I hate voting for judges in elections, I absolutely hate it. I know none of the candidates and I don't want to make a wrong decision based on utter ignorance.

It doesn't help that some candidates are having advertisements created to sway the electorate, but it doesn't surprise me.

I don't know that the Missouri system is any better (first time I have heard of it), but I know I wish the system as I know it was somehow better.

Fran said...

Frustrating, angering, depressing and oh so wrong.

It is the American way it seems!

Now you can see how that whole peace proposition thing gets complicated- quickly and easily.

Distributorcap said...

germany 1933
nuff said

Suzy said...

Yeah, I felt sick this morning. 10 years.

The whole thing with the referendum about the line-item veto disgusts me too.
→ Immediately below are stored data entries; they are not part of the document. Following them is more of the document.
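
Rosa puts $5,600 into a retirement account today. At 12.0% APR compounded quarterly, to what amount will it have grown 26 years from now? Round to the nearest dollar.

$121,132

With 4 periods per year: i = 0.03, n = 104.
5,600 × (1+0.03)^104 = 5,600 × 21.630740 = 121,132.1418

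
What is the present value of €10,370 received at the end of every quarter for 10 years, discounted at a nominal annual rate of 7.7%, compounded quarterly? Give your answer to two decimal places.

With 4 periods per year: i = 0.01925, n = 40.
PV = 10370 × [1 − (1+0.01925)^(−40)] / 0.01925 = 10370 × 27.718775 = 287,443.6926

€287,443.69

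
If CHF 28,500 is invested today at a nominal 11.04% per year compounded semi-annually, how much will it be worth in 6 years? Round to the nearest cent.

CHF 54,307.81

i = 0.1104/2 = 0.0552 per half-year; n = 6·2 = 12.
FV = PV·(1+i)^n = 28,500 × 1.905537 = 54,307.8051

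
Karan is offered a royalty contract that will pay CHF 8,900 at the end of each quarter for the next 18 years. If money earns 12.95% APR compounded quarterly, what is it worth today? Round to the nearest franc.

Periodic rate i = 0.1295/4 = 0.032375; n = 18 × 4 = 72 periods.
PV = 8900 × [1 − (1+0.032375)^(−72)] / 0.032375 = 8900 × 27.772789 = 247,177.8251

CHF 247,178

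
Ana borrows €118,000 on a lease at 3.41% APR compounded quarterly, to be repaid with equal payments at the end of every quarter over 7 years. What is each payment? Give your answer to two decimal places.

Periodic rate i = 0.0341/4 = 0.008525; n = 7 × 4 = 28 periods.
Annuity-PV factor = 24.815434; PMT = 118000 / 24.815434 = 4,755.1052

€4,755.11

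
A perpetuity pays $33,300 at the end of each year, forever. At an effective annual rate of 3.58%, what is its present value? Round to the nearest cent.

$930,167.60

PV = PMT / i = 33300 / 0.0358 = 930,167.5978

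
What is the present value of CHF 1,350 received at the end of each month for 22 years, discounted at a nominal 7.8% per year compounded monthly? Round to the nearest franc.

Periodic rate i = 0.078/12 = 0.0065; n = 22 × 12 = 264 periods.
PV = PMT · [1 − (1+i)^(−n)] / i = 1350 · 126.033084 = 170,144.6633

CHF 170,145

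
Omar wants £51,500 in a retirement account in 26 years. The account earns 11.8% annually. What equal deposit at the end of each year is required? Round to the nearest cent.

PMT = 51500 / ( [(1+0.118)^26 − 1] / 0.118 ) = 51500 / 145.555271 = 353.8175

£353.82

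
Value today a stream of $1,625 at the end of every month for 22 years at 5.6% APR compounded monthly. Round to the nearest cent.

i = 0.056/12 = 0.00466667 per month; n = 22·12 = 264.
PV = 1625 × [1 − (1+0.00466667)^(−264)] / 0.00466667 = 1625 × 151.597341 = 246,345.6795

$246,345.68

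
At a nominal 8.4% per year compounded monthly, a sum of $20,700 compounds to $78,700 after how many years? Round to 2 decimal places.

Periodic rate i = 0.084/12 = 0.007.
n = ln(78700/20700) / ln(1+0.007) = ln(3.80193) / 0.006976 = 191.4540 months
= 191.4540/12 years

15.95 years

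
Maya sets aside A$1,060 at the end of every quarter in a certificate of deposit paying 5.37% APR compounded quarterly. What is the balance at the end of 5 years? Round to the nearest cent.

A$24,134.56

Periodic rate i = 0.0537/4 = 0.013425; n = 5 × 4 = 20 periods.
FV = 1060 × [(1+0.013425)^20 − 1] / 0.013425 = 1060 × 22.768457 = 24,134.5643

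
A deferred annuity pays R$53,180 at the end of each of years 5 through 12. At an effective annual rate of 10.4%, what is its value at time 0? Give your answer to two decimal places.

Value one period before first payment (t=4): 53180 × [1 − (1+0.104)^(−8)] / 0.104 = 53180 × 5.258119 = 279,626.7478
PV₀ = 279,626.7478 / (1+0.104)^4 = 279,626.7478 / 1.485512 = 188,235.8841

R$188,235.88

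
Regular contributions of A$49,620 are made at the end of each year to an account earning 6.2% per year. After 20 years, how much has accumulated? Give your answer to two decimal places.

A$1,865,034.53

FV = 49620 × [(1+0.062)^20 − 1] / 0.062 = 49620 × 37.586347 = 1,865,034.5319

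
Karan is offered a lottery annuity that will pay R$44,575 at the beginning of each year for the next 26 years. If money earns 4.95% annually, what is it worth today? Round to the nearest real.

R$675,973

PV = 44575 × [1 − (1+0.0495)^(−26)] / 0.0495 × (1+i) = 44575 × 15.164846 = 675,972.9977
Payments are at the start of each period, so multiply by (1+i).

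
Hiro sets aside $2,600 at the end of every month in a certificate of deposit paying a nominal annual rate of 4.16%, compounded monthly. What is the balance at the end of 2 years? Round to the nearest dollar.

i = 0.0416/12 = 0.00346667 per month; n = 2·12 = 24.
FV = 2600 × [(1+0.00346667)^24 − 1] / 0.00346667 = 2600 × 24.981573 = 64,952.0895

$64,952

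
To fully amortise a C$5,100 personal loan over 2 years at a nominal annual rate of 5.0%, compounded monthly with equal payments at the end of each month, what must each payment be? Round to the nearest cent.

Periodic rate i = 0.05/12 = 0.00416667; n = 2 × 12 = 24 periods.
PMT = 5100 / ( [1 − (1+0.00416667)^(−24)] / 0.00416667 ) = 5100 / 22.793898 = 223.7441

C$223.74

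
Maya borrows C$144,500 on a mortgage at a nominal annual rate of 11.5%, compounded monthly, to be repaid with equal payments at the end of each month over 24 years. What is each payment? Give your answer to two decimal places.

C$1,479.68

With 12 periods per year: i = 0.00958333, n = 288.
Annuity-PV factor = 97.656106; PMT = 144500 / 97.656106 = 1,479.6822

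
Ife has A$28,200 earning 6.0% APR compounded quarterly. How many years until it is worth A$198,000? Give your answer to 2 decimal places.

Periodic rate i = 0.06/4 = 0.015.
n = ln(198000/28200) / ln(1+0.015) = ln(7.02128) / 0.014889 = 130.9017 quarters
= 130.9017/4 years

32.73 years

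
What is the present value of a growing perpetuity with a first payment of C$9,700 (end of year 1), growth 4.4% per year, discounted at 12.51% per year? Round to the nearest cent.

PV = D₁/(r − g) = 9700/(0.1251 − 0.044) = 119,605.4254

C$119,605.43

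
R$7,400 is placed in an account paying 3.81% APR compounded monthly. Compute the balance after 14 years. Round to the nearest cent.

Periodic rate i = 0.0381/12 = 0.003175; n = 14 × 12 = 168 periods.
FV = 7,400 × (1 + 0.003175)^168 = 12,604.2621

R$12,604.26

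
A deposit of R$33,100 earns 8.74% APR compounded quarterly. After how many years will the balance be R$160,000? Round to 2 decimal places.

Periodic rate i = 0.0874/4 = 0.02185.
n = ln(160000/33100) / ln(1+0.02185) = ln(4.83384) / 0.021615 = 72.8967 quarters
= 72.8967/4 years

18.22 years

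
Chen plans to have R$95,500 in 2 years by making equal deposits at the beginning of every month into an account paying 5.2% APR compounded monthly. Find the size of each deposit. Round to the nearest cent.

R$3,768.11

With 12 periods per year: i = 0.00433333, n = 24.
PMT = 95500 / ( [(1+0.00433333)^24 − 1] / 0.00433333 × (1+i) ) = 95500 / 25.344237 = 3,768.1150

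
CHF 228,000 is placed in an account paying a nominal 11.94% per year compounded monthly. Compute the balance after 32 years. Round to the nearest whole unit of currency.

i = 0.1194/12 = 0.00995 per month; n = 32·12 = 384.
FV = PV·(1+i)^n = 228,000 × 44.786944 = 10,211,423.3106

CHF 10,211,423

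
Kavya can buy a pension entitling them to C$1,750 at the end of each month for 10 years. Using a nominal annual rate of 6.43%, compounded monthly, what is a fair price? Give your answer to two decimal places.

i = 0.0643/12 = 0.00535833 per month; n = 10·12 = 120.
Annuity factor a(120|0.00535833) = 88.345359; PV = 1750 × 88.345359 = 154,604.3783

C$154,604.38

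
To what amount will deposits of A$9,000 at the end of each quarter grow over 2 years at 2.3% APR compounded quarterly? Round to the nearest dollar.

A$73,466

With 4 periods per year: i = 0.00575, n = 8.
FV = 9000 × [(1+0.00575)^8 − 1] / 0.00575 = 9000 × 8.162865 = 73,465.7838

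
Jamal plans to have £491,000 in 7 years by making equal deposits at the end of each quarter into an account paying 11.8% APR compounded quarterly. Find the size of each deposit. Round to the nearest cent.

i = 0.118/4 = 0.0295 per quarter; n = 7·4 = 28.
FV-annuity factor = 42.611274; PMT = 491000 / 42.611274 = 11,522.7722

£11,522.77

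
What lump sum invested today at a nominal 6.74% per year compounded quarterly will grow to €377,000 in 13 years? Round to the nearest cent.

With 4 periods per year: i = 0.01685, n = 52.
Discount factor = (1+0.01685)^(−52) = 0.419413; PV = 377,000 × 0.419413 = 158,118.5838

€158,118.58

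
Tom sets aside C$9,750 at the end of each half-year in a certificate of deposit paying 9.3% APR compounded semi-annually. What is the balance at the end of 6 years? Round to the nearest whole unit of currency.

Periodic rate i = 0.093/2 = 0.0465; n = 6 × 2 = 12 periods.
Accumulation factor s(12|0.0465) = 15.598377; FV = 9750 × 15.598377 = 152,084.1716

C$152,084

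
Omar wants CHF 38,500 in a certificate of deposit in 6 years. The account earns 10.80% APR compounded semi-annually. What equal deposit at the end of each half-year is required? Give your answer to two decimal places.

CHF 2,363.32

i = 0.108/2 = 0.054 per half-year; n = 6·2 = 12.
PMT = 38500 / ( [(1+0.054)^12 − 1] / 0.054 ) = 38500 / 16.290644 = 2,363.3198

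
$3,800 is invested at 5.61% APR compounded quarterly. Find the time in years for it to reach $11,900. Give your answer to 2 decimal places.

Periodic rate i = 0.0561/4 = 0.014025.
(1+i)^n = 11900/3800 = 3.13158, so n = ln 3.13158 / ln 1.01402 = 81.9625 quarters
= 81.9625/4 years

20.49 years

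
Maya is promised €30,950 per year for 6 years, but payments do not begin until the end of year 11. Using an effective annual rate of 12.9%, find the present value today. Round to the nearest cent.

Value one period before first payment (t=10): 30950 × [1 − (1+0.129)^(−6)] / 0.129 = 30950 × 4.008707 = 124,069.4787
PV₀ = 124,069.4787 / (1+0.129)^10 = 124,069.4787 / 3.364646 = 36,874.4489

€36,874.45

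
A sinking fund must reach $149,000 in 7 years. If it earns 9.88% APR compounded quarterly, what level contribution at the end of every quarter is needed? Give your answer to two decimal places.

$3,754.65

With 4 periods per year: i = 0.0247, n = 28.
FV-annuity factor = 39.684129; PMT = 149000 / 39.684129 = 3,754.6496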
I don't think doing away with it is such a bad thing, but opponents make it sound as if it's something Jim Doyle cooked up in his underground labOratory, when in fact it was handed on a silver platter to the rube from Elroy, Tommy Thompson, who used it liberally and inappropriately. (Which inspired the best newspaper headline ever, in the Green Bay Press Gazette: Thompson's PenIs A Sword.")

Jess Wundrun said...

suzy what does it say that under Tommy the veto power was called "The Vanna White Veto" because he could strike letters from within words, and under Doyle it's "The Frankenstein Veto"?

I realize that the Vanna White veto was curbed under Thompson, as has this new veto power.

And of course Huebsch complains it didn't go far enough.

He'd change his mind in a second if the next guv is a republican. Which is why I held my nose and voted for it.